The code snipped below shows how we post the TotalFileSize metric to CloudWatch, using the Python Boto 3 library.

cloudwatch = boto3.client('cloudwatch')
cloudwatch.put_metric_data(
    Namespace='ATUK/Lambda',
    MetricData=[
        {
            'MetricName': 'TotalFileSize',
            'Dimensions': [
                {
                    'Name': 'BucketName',
                    'Value': bucket_name
                },
                {
                    'Name': 'Key',
                    'Value': key_prefix
                },
                {
                    'Name': 'FunctionName',
                    'Value': 'file_size_check'
                }
            ],
            'Timestamp': time.time(),
            'Value': total_file_size,
            'Unit': 'Bytes'
        },
    ]
)

Deployment

Having written our Lambdas, we need a way to deploy them to AWS as part of our Continuous Integration pipeline. For this we used Terraform – a tool that lets us define our cloud infrastructure as code; the docs on creating AWS Lambdas with Terraform can be found here.

Creating alarms from metrics

Using CloudWatch, we can create alarms to detect when certain metrics cross predefined thresholds in either frequency or value. We created alarms to monitor the metrics produced by our Lambdas, and detect when any error metrics are posted, or when the metric value drops below a certain threshold. We also used Terraform to configure the alarms as code, and to add them to CloudWatch. The code snippet below shows how we configured an alarm to trigger when the total file size drops below a threshold of 195000 bytes.

resource "aws_cloudwatch_metric_alarm" "file_size_check_alarm" {
  alarm_name = "${var.alarm_name}"
  comparison_operator = "LessThanThreshold"
  evaluation_periods = 1
  metric_name = "TotalFileSize"
  namespace = "ATUK/Lambda"
  statistic = "Average"
  period = 300
  threshold = 195000
  alarm_description = "${var.description}"
  dimensions = {
    FunctionName = "file_size_check"
    BucketName = "${var.bucket_name}"
    Key = "${var.key}"
  }
}

Future steps to alerting

While we now have a set of alarms in CloudWatch, we haven’t yet configured them to alert us when things go wrong. Currently, the only way for us to know when an alarm is triggered is to keep an eye on the charts in CloudWatch, which isn’t ideal. One of the reasons for this is that there are many different ways in which alerting is configured across the business, and it felt like picking one without more knowledge wouldn’t be the best way forward.

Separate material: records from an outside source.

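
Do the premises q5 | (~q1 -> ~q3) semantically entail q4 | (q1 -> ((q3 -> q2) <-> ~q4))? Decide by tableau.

No

Initial set: {T (q5 | (~q1 -> ~q3)); F (q4 | (q1 -> ((q3 -> q2) <-> ~q4)))}.
F (q4 | (q1 -> ((q3 -> q2) <-> ~q4))): α-rule — add F q4, F (q1 -> ((q3 -> q2) <-> ~q4)).
F (q1 -> ((q3 -> q2) <-> ~q4)): α-rule — add T q1, F ((q3 -> q2) <-> ~q4).
T (q5 | (~q1 -> ~q3)): β-rule — branch into T q5  //  T (~q1 -> ~q3).
  branch 1 (add T q5):
    F ((q3 -> q2) <-> ~q4): β-rule — branch into T (q3 -> q2), F ~q4  //  F (q3 -> q2), T ~q4.
      branch 1.1 (add T (q3 -> q2), F ~q4):
        × closes — contains both q4 and ~q4.
      branch 1.2 (add F (q3 -> q2), T ~q4):
        F (q3 -> q2): α-rule — add T q3, F q2.
        ○ open, literals {q1=T, q2=F, q3=T, q4=F, q5=T}.
  branch 2 (add T (~q1 -> ~q3)):
    F ((q3 -> q2) <-> ~q4): β-rule — branch into T (q3 -> q2), F ~q4  //  F (q3 -> q2), T ~q4.
      branch 2.1 (add T (q3 -> q2), F ~q4):
        × closes — contains both q4 and ~q4.
      branch 2.2 (add F (q3 -> q2), T ~q4):
        F (q3 -> q2): α-rule — add T q3, F q2.
        T (~q1 -> ~q3): β-rule — branch into F ~q1  //  T ~q3.
          branch 2.2.1 (add F ~q1):
            ○ open, literals {q1=T, q2=F, q3=T, q4=F}.
          branch 2.2.2 (add T ~q3):
            × closes — contains both q3 and ~q3.
3 branches closed, 2 open.
An open branch gives a countermodel: q1=T, q2=F, q3=T, q4=F, q5=T (unmentioned atoms arbitrary); the premises hold there but the conclusion fails.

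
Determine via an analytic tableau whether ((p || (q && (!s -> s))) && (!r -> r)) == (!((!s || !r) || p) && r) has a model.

Initial set: {(((p || (q && (!s -> s))) && (!r -> r)) == (!((!s || !r) || p) && r))}.
(((p || (q && (!s -> s))) && (!r -> r)) == (!((!s || !r) || p) && r)): β-rule — branch into ((p || (q && (!s -> s))) && (!r -> r)), (!((!s || !r) || p) && r)  //  !((p || (q && (!s -> s))) && (!r -> r)), !(!((!s || !r) || p) && r).
  branch 1 (add ((p || (q && (!s -> s))) && (!r -> r)), (!((!s || !r) || p) && r)):
    ((p || (q && (!s -> s))) && (!r -> r)): α-rule — add (p || (q && (!s -> s))), (!r -> r).
    (!((!s || !r) || p) && r): α-rule — add !((!s || !r) || p), r.
    !((!s || !r) || p): α-rule — add !(!s || !r), !p.
    !(!s || !r): α-rule — add !!s, !!r.
    (p || (q && (!s -> s))): β-rule — branch into p  //  (q && (!s -> s)).
      branch 1.1 (add p):
        × closes — contains both p and !p.
      branch 1.2 (add (q && (!s -> s))):
        (q && (!s -> s)): α-rule — add q, (!s -> s).
        (!r -> r): β-rule — branch into !!r  //  r.
          branch 1.2.1 (add !!r):
            (!s -> s): β-rule — branch into !!s  //  s.
              branch 1.2.1.1 (add !!s):
                ○ open, literals {p=0, q=1, r=1, s=1}.
              branch 1.2.1.2 (add s):
                ○ open, literals {p=0, q=1, r=1, s=1}.
          branch 1.2.2 (add r):
            (!s -> s): β-rule — branch into !!s  //  s.
              branch 1.2.2.1 (add !!s):
                ○ open, literals {p=0, q=1, r=1, s=1}.
              branch 1.2.2.2 (add s):
                ○ open, literals {p=0, q=1, r=1, s=1}.
  branch 2 (add !((p || (q && (!s -> s))) && (!r -> r)), !(!((!s || !r) || p) && r)):
    !((p || (q && (!s -> s))) && (!r -> r)): β-rule — branch into !(p || (q && (!s -> s)))  //  !(!r -> r).
      branch 2.1 (add !(p || (q && (!s -> s)))):
        !(p || (q && (!s -> s))): α-rule — add !p, !(q && (!s -> s)).
        !(!((!s || !r) || p) && r): β-rule — branch into !!((!s || !r) || p)  //  !r.
          branch 2.1.1 (add !!((!s || !r) || p)):
            !(q && (!s -> s)): β-rule — branch into !q  //  !(!s -> s).
              branch 2.1.1.1 (add !q):
                !!((!s || !r) || p): β-rule — branch into (!s || !r)  //  p.
                  branch 2.1.1.1.1 (add (!s || !r)):
                    (!s || !r): β-rule — branch into !s  //  !r.
                      branch 2.1.1.1.1.1 (add !s):
                        ○ open, literals {p=0, q=0, s=0}.
                      branch 2.1.1.1.1.2 (add !r):
                        ○ open, literals {p=0, q=0, r=0}.
                  branch 2.1.1.1.2 (add p):
                    × closes — contains both p and !p.
              branch 2.1.1.2 (add !(!s -> s)):
                !(!s -> s): α-rule — add !s, !s.
                !!((!s || !r) || p): β-rule — branch into (!s || !r)  //  p.
                  branch 2.1.1.2.1 (add (!s || !r)):
                    (!s || !r): β-rule — branch into !s  //  !r.
                      branch 2.1.1.2.1.1 (add !s):
                        ○ open, literals {p=0, s=0}.
                      branch 2.1.1.2.1.2 (add !r):
                        ○ open, literals {p=0, r=0, s=0}.
                  branch 2.1.1.2.2 (add p):
                    × closes — contains both p and !p.
          branch 2.1.2 (add !r):
            !(q && (!s -> s)): β-rule — branch into !q  //  !(!s -> s).
              branch 2.1.2.1 (add !q):
                ○ open, literals {p=0, q=0, r=0}.
              branch 2.1.2.2 (add !(!s -> s)):
                !(!s -> s): α-rule — add !s, !s.
                ○ open, literals {p=0, r=0, s=0}.
      branch 2.2 (add !(!r -> r)):
        !(!r -> r): α-rule — add !r, !r.
        !(!((!s || !r) || p) && r): β-rule — branch into !!((!s || !r) || p)  //  !r.
          branch 2.2.1 (add !!((!s || !r) || p)):
            !!((!s || !r) || p): β-rule — branch into (!s || !r)  //  p.
              branch 2.2.1.1 (add (!s || !r)):
                (!s || !r): β-rule — branch into !s  //  !r.
                  branch 2.2.1.1.1 (add !s):
                    ○ open, literals {r=0, s=0}.
                  branch 2.2.1.1.2 (add !r):
                    ○ open, literals {r=0}.
              branch 2.2.1.2 (add p):
                ○ open, literals {p=1, r=0}.
          branch 2.2.2 (add !r):
            ○ open, literals {r=0}.
3 branches closed, 14 open.
An open branch gives a satisfying assignment: p=0, q=1, r=1, s=1.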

One potential option would be to hook CloudWatch up to Amazon Simple Notification Service (SNS). SNS is a publish-subscribe messaging service that would allow CloudWatch to publish messages to a topic from which several subscribers can read. In our case, a possible subscriber could be a service that sends out an email to our support inbox when one of our metrics crosses a certain threshold, or even another Lambda function that kicks off a task in an attempt to correct whatever has gone wrong.

Another option would be to link CloudWatch up with Grafana, an open source tool for time series analytics, which is both easy to use and well known in the business. Grafana has built-in support for CloudWatch so the two can be hooked together – CloudWatch needs adding as a data source, enabling us to build dashboards using CloudWatch metrics. These dashboards would allow us to analyse and visualise the metrics. Grafana also includes an alerting engine, from which we would be able to send alerts for any data abnormalities.

We’ll keep you posted with another blog post once we settle on an alerting solution.